The old Left could at least say what it wanted. The new Left — if that is what this is — relies on gut feeling.
Veteran socialist John Passant nailed it in a blog last December explaining why he quit Socialist Alternative:
It is a caricature of real Marxism…F**k Tony Abbott is a juvenile slogan of adolescent angst, not serious political engagement.
John Stuart Mill’s advice on intemperate debate is pertinent:
It is ﬁt to take some notice of those who say, that the free expression of all opinions should be permitted, on condition that the manner be temperate, and do not pass the bounds of fair discussion. Much might be said on the impossibility of fixing where these supposed bounds are to be placed…

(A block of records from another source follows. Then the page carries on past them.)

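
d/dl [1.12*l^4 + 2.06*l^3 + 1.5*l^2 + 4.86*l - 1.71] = 4.48*l^3 + 6.18*l^2 + 3.0*l + 4.86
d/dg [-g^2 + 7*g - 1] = 7 - 2*g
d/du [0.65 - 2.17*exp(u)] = -2.17*exp(u)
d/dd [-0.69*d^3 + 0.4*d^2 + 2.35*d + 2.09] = -2.07*d^2 + 0.8*d + 2.35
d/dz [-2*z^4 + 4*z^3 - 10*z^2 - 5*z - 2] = -8*z^3 + 12*z^2 - 20*z - 5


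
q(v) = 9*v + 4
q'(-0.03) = 9.00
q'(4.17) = 9.00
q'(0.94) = 9.00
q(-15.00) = -131.00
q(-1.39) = -8.51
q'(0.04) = 9.00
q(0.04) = 4.36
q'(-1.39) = 9.00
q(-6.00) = -50.00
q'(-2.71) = 9.00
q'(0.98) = 9.00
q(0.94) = 12.46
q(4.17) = 41.53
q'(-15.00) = 9.00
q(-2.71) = -20.39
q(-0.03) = 3.73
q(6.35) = 61.15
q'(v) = 9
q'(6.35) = 9.00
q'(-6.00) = 9.00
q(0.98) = 12.82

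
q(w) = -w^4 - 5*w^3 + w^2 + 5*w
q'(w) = -4*w^3 - 15*w^2 + 2*w + 5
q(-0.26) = -1.15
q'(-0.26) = 3.54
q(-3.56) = 59.84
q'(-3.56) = -11.75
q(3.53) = -345.10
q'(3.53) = -350.80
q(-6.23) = -289.76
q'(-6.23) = 377.56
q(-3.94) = 60.66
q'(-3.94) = 8.92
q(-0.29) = -1.25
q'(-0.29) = 3.26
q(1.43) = -9.61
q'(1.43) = -34.51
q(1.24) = -4.16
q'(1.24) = -23.21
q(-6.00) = -210.00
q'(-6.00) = 317.00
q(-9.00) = -2880.00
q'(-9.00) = 1688.00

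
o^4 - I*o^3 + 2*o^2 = o^2*(o - 2*I)*(o + I)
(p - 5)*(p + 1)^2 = p^3 - 3*p^2 - 9*p - 5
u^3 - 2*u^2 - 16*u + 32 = (u - 4)*(u - 2)*(u + 4)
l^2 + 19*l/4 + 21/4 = (l + 7/4)*(l + 3)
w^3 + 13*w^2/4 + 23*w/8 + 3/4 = (w + 1/2)*(w + 3/4)*(w + 2)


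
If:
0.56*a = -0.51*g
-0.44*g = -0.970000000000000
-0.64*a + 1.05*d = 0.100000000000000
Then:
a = -2.01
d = -1.13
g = 2.20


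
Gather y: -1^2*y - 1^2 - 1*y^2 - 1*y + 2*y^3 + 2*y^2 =2*y^3 + y^2 - 2*y - 1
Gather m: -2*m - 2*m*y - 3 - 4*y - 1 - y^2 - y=m*(-2*y - 2) - y^2 - 5*y - 4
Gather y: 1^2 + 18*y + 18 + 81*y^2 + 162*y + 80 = 81*y^2 + 180*y + 99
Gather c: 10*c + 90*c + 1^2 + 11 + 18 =100*c + 30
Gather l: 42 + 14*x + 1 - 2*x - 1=12*x + 42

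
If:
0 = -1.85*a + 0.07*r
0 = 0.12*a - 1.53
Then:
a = 12.75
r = 336.96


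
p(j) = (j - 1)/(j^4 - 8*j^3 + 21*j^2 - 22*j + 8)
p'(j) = (j - 1)*(-4*j^3 + 24*j^2 - 42*j + 22)/(j^4 - 8*j^3 + 21*j^2 - 22*j + 8)^2 + 1/(j^4 - 8*j^3 + 21*j^2 - 22*j + 8)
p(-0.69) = -0.05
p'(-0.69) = -0.06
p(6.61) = 0.01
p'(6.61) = -0.01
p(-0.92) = -0.04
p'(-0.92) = -0.04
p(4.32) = 0.41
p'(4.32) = -1.56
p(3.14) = -0.48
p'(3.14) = 0.09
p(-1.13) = -0.03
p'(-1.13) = -0.03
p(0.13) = -0.16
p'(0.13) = -0.31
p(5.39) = 0.05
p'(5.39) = -0.06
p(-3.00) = -0.00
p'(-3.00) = 0.00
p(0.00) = -0.12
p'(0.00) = -0.22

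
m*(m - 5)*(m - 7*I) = m^3 - 5*m^2 - 7*I*m^2 + 35*I*m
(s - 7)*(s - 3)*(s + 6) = s^3 - 4*s^2 - 39*s + 126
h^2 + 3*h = h*(h + 3)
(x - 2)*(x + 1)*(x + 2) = x^3 + x^2 - 4*x - 4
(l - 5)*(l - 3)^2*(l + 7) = l^4 - 4*l^3 - 38*l^2 + 228*l - 315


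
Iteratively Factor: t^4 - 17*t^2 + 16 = (t - 4)*(t^3 + 4*t^2 - t - 4) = (t - 4)*(t + 1)*(t^2 + 3*t - 4) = (t - 4)*(t + 1)*(t + 4)*(t - 1)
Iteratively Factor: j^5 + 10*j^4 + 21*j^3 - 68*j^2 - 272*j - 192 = (j + 4)*(j^4 + 6*j^3 - 3*j^2 - 56*j - 48) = (j + 1)*(j + 4)*(j^3 + 5*j^2 - 8*j - 48) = (j + 1)*(j + 4)^2*(j^2 + j - 12) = (j - 3)*(j + 1)*(j + 4)^2*(j + 4)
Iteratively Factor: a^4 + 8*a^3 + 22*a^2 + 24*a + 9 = (a + 3)*(a^3 + 5*a^2 + 7*a + 3) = (a + 1)*(a + 3)*(a^2 + 4*a + 3) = (a + 1)*(a + 3)^2*(a + 1)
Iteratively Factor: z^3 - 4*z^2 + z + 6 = (z + 1)*(z^2 - 5*z + 6) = (z - 3)*(z + 1)*(z - 2)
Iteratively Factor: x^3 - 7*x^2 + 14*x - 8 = (x - 2)*(x^2 - 5*x + 4) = (x - 4)*(x - 2)*(x - 1)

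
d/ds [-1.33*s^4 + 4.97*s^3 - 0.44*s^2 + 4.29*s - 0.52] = -5.32*s^3 + 14.91*s^2 - 0.88*s + 4.29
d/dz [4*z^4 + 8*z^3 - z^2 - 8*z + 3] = 16*z^3 + 24*z^2 - 2*z - 8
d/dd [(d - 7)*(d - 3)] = 2*d - 10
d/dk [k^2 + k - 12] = 2*k + 1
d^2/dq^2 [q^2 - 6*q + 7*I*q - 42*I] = 2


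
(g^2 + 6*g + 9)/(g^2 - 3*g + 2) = (g^2 + 6*g + 9)/(g^2 - 3*g + 2)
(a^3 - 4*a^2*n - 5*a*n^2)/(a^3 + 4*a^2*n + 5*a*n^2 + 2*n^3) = a*(a - 5*n)/(a^2 + 3*a*n + 2*n^2)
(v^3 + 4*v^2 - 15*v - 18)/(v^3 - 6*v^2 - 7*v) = (v^2 + 3*v - 18)/(v*(v - 7))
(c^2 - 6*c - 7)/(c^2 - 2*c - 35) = (c + 1)/(c + 5)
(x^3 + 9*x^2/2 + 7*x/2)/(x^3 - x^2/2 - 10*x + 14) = x*(x + 1)/(x^2 - 4*x + 4)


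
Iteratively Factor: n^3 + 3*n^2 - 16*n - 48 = (n - 4)*(n^2 + 7*n + 12) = (n - 4)*(n + 4)*(n + 3)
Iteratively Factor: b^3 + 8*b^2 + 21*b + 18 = (b + 2)*(b^2 + 6*b + 9) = (b + 2)*(b + 3)*(b + 3)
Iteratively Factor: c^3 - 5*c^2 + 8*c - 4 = (c - 1)*(c^2 - 4*c + 4) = (c - 2)*(c - 1)*(c - 2)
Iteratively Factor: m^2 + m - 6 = (m + 3)*(m - 2)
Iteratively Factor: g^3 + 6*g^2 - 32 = (g + 4)*(g^2 + 2*g - 8) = (g + 4)^2*(g - 2)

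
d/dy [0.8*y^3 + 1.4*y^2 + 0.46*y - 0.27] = 2.4*y^2 + 2.8*y + 0.46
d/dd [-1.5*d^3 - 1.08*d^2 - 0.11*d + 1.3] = -4.5*d^2 - 2.16*d - 0.11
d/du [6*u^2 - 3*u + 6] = 12*u - 3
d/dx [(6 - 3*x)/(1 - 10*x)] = 57/(10*x - 1)^2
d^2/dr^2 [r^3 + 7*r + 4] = 6*r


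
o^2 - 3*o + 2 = (o - 2)*(o - 1)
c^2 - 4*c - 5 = (c - 5)*(c + 1)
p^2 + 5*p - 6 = (p - 1)*(p + 6)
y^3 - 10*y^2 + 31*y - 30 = (y - 5)*(y - 3)*(y - 2)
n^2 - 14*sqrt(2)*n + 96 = (n - 8*sqrt(2))*(n - 6*sqrt(2))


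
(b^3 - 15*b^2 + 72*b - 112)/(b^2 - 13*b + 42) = (b^2 - 8*b + 16)/(b - 6)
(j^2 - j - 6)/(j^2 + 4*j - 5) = (j^2 - j - 6)/(j^2 + 4*j - 5)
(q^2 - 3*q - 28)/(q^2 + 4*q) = (q - 7)/q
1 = 1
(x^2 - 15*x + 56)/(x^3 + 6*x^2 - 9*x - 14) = (x^2 - 15*x + 56)/(x^3 + 6*x^2 - 9*x - 14)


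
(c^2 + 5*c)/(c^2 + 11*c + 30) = c/(c + 6)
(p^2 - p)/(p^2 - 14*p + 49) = p*(p - 1)/(p^2 - 14*p + 49)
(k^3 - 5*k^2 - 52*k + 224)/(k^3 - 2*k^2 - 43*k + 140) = (k - 8)/(k - 5)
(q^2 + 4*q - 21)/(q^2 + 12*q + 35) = (q - 3)/(q + 5)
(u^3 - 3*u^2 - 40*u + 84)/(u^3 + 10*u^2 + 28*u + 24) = (u^2 - 9*u + 14)/(u^2 + 4*u + 4)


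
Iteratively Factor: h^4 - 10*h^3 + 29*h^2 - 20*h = (h)*(h^3 - 10*h^2 + 29*h - 20) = h*(h - 1)*(h^2 - 9*h + 20) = h*(h - 5)*(h - 1)*(h - 4)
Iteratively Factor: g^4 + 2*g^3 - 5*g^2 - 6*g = (g - 2)*(g^3 + 4*g^2 + 3*g) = (g - 2)*(g + 3)*(g^2 + g) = g*(g - 2)*(g + 3)*(g + 1)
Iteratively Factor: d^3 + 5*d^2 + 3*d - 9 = (d + 3)*(d^2 + 2*d - 3) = (d - 1)*(d + 3)*(d + 3)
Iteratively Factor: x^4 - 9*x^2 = (x + 3)*(x^3 - 3*x^2) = x*(x + 3)*(x^2 - 3*x) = x^2*(x + 3)*(x - 3)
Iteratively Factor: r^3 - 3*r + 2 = (r + 2)*(r^2 - 2*r + 1) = (r - 1)*(r + 2)*(r - 1)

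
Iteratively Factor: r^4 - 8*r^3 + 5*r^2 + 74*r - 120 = (r - 2)*(r^3 - 6*r^2 - 7*r + 60) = (r - 4)*(r - 2)*(r^2 - 2*r - 15) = (r - 5)*(r - 4)*(r - 2)*(r + 3)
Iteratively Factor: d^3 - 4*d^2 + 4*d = (d)*(d^2 - 4*d + 4) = d*(d - 2)*(d - 2)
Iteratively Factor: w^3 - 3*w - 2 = (w - 2)*(w^2 + 2*w + 1) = (w - 2)*(w + 1)*(w + 1)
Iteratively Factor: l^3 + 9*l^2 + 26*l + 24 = (l + 2)*(l^2 + 7*l + 12) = (l + 2)*(l + 4)*(l + 3)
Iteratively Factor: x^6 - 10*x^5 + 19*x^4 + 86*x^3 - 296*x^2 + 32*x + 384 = (x + 3)*(x^5 - 13*x^4 + 58*x^3 - 88*x^2 - 32*x + 128) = (x - 4)*(x + 3)*(x^4 - 9*x^3 + 22*x^2 - 32) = (x - 4)*(x + 1)*(x + 3)*(x^3 - 10*x^2 + 32*x - 32) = (x - 4)^2*(x + 1)*(x + 3)*(x^2 - 6*x + 8) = (x - 4)^2*(x - 2)*(x + 1)*(x + 3)*(x - 4)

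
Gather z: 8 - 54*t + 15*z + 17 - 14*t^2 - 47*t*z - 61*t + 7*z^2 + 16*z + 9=-14*t^2 - 115*t + 7*z^2 + z*(31 - 47*t) + 34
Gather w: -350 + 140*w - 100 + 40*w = 180*w - 450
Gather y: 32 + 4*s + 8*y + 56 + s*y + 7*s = 11*s + y*(s + 8) + 88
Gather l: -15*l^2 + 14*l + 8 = -15*l^2 + 14*l + 8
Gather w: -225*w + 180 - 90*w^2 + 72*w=-90*w^2 - 153*w + 180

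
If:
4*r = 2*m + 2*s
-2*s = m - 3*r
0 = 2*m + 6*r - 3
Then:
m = 3/8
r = 3/8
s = 3/8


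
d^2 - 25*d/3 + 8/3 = (d - 8)*(d - 1/3)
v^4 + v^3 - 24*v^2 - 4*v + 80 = (v - 4)*(v - 2)*(v + 2)*(v + 5)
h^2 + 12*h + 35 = (h + 5)*(h + 7)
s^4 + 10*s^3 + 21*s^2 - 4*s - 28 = (s - 1)*(s + 2)^2*(s + 7)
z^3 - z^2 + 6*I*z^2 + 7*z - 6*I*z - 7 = (z - 1)*(z - I)*(z + 7*I)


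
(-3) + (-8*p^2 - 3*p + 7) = -8*p^2 - 3*p + 4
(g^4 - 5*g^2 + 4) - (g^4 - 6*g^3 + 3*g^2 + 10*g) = 6*g^3 - 8*g^2 - 10*g + 4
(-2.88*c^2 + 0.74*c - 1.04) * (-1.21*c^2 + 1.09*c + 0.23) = 3.4848*c^4 - 4.0346*c^3 + 1.4026*c^2 - 0.9634*c - 0.2392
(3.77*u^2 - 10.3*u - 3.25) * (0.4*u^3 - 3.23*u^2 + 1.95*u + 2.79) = 1.508*u^5 - 16.2971*u^4 + 39.3205*u^3 + 0.930799999999998*u^2 - 35.0745*u - 9.0675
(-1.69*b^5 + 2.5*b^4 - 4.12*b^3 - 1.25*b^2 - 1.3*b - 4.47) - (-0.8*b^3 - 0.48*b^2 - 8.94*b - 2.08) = -1.69*b^5 + 2.5*b^4 - 3.32*b^3 - 0.77*b^2 + 7.64*b - 2.39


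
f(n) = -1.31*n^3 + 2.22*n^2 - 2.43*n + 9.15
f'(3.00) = -24.48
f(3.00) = -13.53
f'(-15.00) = -953.28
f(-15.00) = 4966.35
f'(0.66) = -1.21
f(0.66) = 8.14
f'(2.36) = -13.84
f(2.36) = -1.44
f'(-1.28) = -14.55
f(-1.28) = 18.64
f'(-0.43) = -5.07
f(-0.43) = 10.71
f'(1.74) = -6.60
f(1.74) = 4.74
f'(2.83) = -21.34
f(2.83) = -9.64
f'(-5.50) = -145.73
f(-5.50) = 307.62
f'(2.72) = -19.43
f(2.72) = -7.40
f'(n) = -3.93*n^2 + 4.44*n - 2.43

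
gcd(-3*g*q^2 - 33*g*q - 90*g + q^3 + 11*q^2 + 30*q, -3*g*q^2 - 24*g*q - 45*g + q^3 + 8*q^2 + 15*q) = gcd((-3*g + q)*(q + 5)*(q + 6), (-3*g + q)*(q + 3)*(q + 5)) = -3*g*q - 15*g + q^2 + 5*q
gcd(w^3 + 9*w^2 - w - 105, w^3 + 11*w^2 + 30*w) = w + 5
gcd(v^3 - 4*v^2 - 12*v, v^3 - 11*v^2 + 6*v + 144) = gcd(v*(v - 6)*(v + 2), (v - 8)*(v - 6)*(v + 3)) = v - 6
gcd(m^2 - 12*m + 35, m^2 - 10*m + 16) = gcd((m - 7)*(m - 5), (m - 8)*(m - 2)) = 1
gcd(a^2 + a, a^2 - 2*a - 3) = a + 1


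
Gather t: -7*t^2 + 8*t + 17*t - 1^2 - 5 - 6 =-7*t^2 + 25*t - 12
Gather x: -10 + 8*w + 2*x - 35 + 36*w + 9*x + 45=44*w + 11*x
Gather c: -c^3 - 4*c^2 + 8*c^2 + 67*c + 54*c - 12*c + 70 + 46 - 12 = -c^3 + 4*c^2 + 109*c + 104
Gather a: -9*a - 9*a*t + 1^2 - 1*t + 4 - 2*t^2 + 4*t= a*(-9*t - 9) - 2*t^2 + 3*t + 5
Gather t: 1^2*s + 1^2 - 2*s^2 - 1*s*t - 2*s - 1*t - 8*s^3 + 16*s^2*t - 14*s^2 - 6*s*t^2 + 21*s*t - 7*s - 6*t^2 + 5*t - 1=-8*s^3 - 16*s^2 - 8*s + t^2*(-6*s - 6) + t*(16*s^2 + 20*s + 4)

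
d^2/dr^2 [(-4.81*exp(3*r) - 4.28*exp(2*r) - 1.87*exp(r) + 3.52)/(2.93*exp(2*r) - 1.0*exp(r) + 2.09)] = (-41.2933689999999*exp(6*r) + 42.2799*exp(5*r) - 106.744157*exp(4*r) + 326.535936*exp(3*r) - 124.492335*exp(2*r) - 161.391868*exp(r) - 0.811546999999999)*exp(r)/(25.153757*exp(6*r) - 25.7547*exp(5*r) + 62.617323*exp(4*r) - 37.7422*exp(3*r) + 44.665599*exp(2*r) - 13.1043*exp(r) + 9.129329)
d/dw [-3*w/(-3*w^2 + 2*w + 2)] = 3*(-3*w^2 - 2)/(9*w^4 - 12*w^3 - 8*w^2 + 8*w + 4)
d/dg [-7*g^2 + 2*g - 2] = 2 - 14*g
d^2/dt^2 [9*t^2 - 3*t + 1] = 18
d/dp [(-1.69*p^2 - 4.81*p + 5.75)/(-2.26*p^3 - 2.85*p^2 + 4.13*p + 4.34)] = (-3.8194*p^4 - 21.7412*p^3 + 18.2968*p^2 + 18.1058*p - 44.6229)/(5.1076*p^6 + 12.882*p^5 - 10.5451*p^4 - 43.1578*p^3 - 7.6811*p^2 + 35.8484*p + 18.8356)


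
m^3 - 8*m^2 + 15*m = m*(m - 5)*(m - 3)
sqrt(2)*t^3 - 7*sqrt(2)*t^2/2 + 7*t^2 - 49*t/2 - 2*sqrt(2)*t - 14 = (t - 4)*(t + 7*sqrt(2)/2)*(sqrt(2)*t + sqrt(2)/2)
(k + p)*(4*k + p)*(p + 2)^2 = 4*k^2*p^2 + 16*k^2*p + 16*k^2 + 5*k*p^3 + 20*k*p^2 + 20*k*p + p^4 + 4*p^3 + 4*p^2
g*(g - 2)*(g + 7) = g^3 + 5*g^2 - 14*g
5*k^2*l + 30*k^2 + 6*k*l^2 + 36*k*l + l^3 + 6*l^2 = (k + l)*(5*k + l)*(l + 6)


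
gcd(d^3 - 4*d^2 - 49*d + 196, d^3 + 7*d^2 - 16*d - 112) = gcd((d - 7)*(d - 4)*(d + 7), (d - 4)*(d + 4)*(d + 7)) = d^2 + 3*d - 28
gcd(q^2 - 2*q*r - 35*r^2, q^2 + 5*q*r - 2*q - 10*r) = q + 5*r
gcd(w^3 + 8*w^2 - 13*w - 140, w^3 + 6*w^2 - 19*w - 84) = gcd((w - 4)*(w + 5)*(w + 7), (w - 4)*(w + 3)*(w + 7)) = w^2 + 3*w - 28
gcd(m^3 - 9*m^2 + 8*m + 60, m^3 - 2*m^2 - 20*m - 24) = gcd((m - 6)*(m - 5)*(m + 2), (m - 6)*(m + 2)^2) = m^2 - 4*m - 12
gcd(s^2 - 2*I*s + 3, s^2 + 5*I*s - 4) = s + I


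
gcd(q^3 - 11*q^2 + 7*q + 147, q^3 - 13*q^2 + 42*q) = q - 7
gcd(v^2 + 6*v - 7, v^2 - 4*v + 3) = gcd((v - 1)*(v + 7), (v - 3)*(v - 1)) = v - 1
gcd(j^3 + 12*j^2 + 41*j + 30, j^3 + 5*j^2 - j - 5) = j^2 + 6*j + 5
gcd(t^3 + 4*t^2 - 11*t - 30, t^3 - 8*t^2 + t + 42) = t^2 - t - 6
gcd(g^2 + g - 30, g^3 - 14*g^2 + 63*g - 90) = g - 5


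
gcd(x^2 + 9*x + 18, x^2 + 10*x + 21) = x + 3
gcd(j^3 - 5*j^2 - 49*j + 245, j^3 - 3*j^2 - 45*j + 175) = j^2 + 2*j - 35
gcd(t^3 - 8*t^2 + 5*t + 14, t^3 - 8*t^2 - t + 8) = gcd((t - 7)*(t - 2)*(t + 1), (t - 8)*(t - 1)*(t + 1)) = t + 1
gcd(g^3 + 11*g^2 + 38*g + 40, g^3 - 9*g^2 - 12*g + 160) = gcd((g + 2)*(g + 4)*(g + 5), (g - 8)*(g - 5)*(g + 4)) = g + 4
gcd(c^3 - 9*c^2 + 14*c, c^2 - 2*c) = c^2 - 2*c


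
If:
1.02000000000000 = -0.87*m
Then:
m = -1.17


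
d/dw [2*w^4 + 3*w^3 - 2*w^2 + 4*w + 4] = 8*w^3 + 9*w^2 - 4*w + 4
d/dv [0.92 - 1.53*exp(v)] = -1.53*exp(v)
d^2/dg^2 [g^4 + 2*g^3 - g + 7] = 12*g*(g + 1)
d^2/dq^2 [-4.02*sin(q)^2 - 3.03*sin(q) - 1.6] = 3.03*sin(q) - 8.04*cos(2*q)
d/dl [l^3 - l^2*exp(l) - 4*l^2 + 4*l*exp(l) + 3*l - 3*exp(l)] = -l^2*exp(l) + 3*l^2 + 2*l*exp(l) - 8*l + exp(l) + 3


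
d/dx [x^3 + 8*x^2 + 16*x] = 3*x^2 + 16*x + 16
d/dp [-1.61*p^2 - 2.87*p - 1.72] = -3.22*p - 2.87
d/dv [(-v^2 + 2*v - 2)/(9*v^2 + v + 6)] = (-19*v^2 + 24*v + 14)/(81*v^4 + 18*v^3 + 109*v^2 + 12*v + 36)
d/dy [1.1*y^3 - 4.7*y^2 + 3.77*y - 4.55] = 3.3*y^2 - 9.4*y + 3.77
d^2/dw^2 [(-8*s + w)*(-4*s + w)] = 2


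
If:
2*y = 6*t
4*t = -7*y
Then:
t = 0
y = 0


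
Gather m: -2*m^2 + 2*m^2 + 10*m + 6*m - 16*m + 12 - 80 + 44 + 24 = 0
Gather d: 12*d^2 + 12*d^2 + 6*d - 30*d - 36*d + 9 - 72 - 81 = 24*d^2 - 60*d - 144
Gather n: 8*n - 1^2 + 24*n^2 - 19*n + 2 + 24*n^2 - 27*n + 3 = 48*n^2 - 38*n + 4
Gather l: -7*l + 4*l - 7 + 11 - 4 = -3*l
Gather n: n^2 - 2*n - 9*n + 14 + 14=n^2 - 11*n + 28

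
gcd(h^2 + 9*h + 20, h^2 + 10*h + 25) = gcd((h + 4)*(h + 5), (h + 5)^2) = h + 5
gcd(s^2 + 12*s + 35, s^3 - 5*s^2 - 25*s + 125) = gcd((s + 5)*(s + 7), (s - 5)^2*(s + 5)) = s + 5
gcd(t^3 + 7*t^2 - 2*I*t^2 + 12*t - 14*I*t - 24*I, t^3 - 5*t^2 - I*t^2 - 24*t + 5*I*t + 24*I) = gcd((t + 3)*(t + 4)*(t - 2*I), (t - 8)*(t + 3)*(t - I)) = t + 3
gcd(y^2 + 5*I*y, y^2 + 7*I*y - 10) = y + 5*I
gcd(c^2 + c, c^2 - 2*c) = c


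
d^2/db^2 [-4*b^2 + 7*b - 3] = -8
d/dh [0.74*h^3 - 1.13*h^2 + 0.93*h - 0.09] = 2.22*h^2 - 2.26*h + 0.93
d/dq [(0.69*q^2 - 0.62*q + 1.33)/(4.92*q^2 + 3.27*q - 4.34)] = (5.3067*q^2 - 19.0764*q - 1.6583)/(24.2064*q^4 + 32.1768*q^3 - 32.0127*q^2 - 28.3836*q + 18.8356)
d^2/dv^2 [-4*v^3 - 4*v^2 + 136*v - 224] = -24*v - 8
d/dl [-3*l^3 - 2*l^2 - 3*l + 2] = -9*l^2 - 4*l - 3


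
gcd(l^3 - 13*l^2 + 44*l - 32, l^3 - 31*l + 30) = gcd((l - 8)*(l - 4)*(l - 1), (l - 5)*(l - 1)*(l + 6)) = l - 1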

Purveyors of fashionable arguments can use invective with impunity:
With regard to what is commonly meant by intemperate discussion, namely invective, sarcasm, personality, and the like, the denunciation of these weapons would deserve more sympathy if it were ever proposed to interdict them equally to both sides; but it is only desired to restrain the employment of them against the prevailing opinion: against the un-prevailing they may not only be used without general disapproval, but will be likely to obtain for him who uses them the praise of honest zeal and righteous indignation.
While those who argue unfashionable positions are obliged to be more circumspect:
In general, opinions contrary to those commonly received can only obtain a hearing by studied moderation of language, and the most cautious avoidance of unnecessary offence, from which they hardly ever deviate even in a slight degree without losing ground: while unmeasured vituperation employed on the side of the prevailing opinion, really does deter people from professing contrary opinions, and from listening to those who profess them.
Regulation, however, is never justified…
It is, however, obvious that law and authority have no business with restraining either.